Energetic clouds of red thread spring from boats on land and fill the space. A dense network of black wires encloses charred chairs and a piano in abstract smoke. Visions of meditative delight or fear, these two spectacular installations are at the heart of the journey of Chiharu Shiota's work, over nearly thirty years, presented at the Grand Palais, in Paris, in preview of the reopening of its galleries.
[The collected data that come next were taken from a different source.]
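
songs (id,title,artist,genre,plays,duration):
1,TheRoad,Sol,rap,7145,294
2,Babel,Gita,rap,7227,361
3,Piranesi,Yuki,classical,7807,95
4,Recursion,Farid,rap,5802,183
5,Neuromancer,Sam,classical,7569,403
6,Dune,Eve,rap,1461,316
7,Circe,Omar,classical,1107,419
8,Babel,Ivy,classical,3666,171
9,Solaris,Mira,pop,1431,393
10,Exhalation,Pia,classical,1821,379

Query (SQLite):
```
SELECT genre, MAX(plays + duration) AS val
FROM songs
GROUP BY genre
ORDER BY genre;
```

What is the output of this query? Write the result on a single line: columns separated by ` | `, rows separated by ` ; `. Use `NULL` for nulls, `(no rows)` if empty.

classical | 7972 ; pop | 1824 ; rap | 7588

For each row compute plays + duration.
Group by genre; take MAX of the expression per group.
  classical: ids {3, 5, 7, 8, 10} → MAX(plays + duration)=7972
  pop: ids {9} → MAX(plays + duration)=1824
  rap: ids {1, 2, 4, 6} → MAX(plays + duration)=7588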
Over a few hundred kilometers of wires deployed in the air, this semi-retrospective of the Japanese artist, organized by the Mori Art Museum in Tokyo – it is the largest exhibition ever devoted to the artist in today, on an international tour −, oscillates between dark phases and more optimistic phases, where the “tremblings of the soul” − “The Soul Trembles” is its title − appear as the common thread of a work focused on connection and emotion.
Chronological, the exhibition looks back on the artist's training period, in the 1990s, based on photographic archives, videos and watercolors. As a painting student in Kyoto, the artist quickly encountered a feeling of frustration with painting: “I felt stuck, I felt like everything I was creating had already been done”she summarizes. During a study trip to Canberra, Australia, after a dream in which she had become a painting questioning herself from inside a canvas, she performed a pivotal performance: she covered herself in red paint while 'rolling up into a web, in a visceral, almost horrifying vision. This act of bodily expression is a liberation.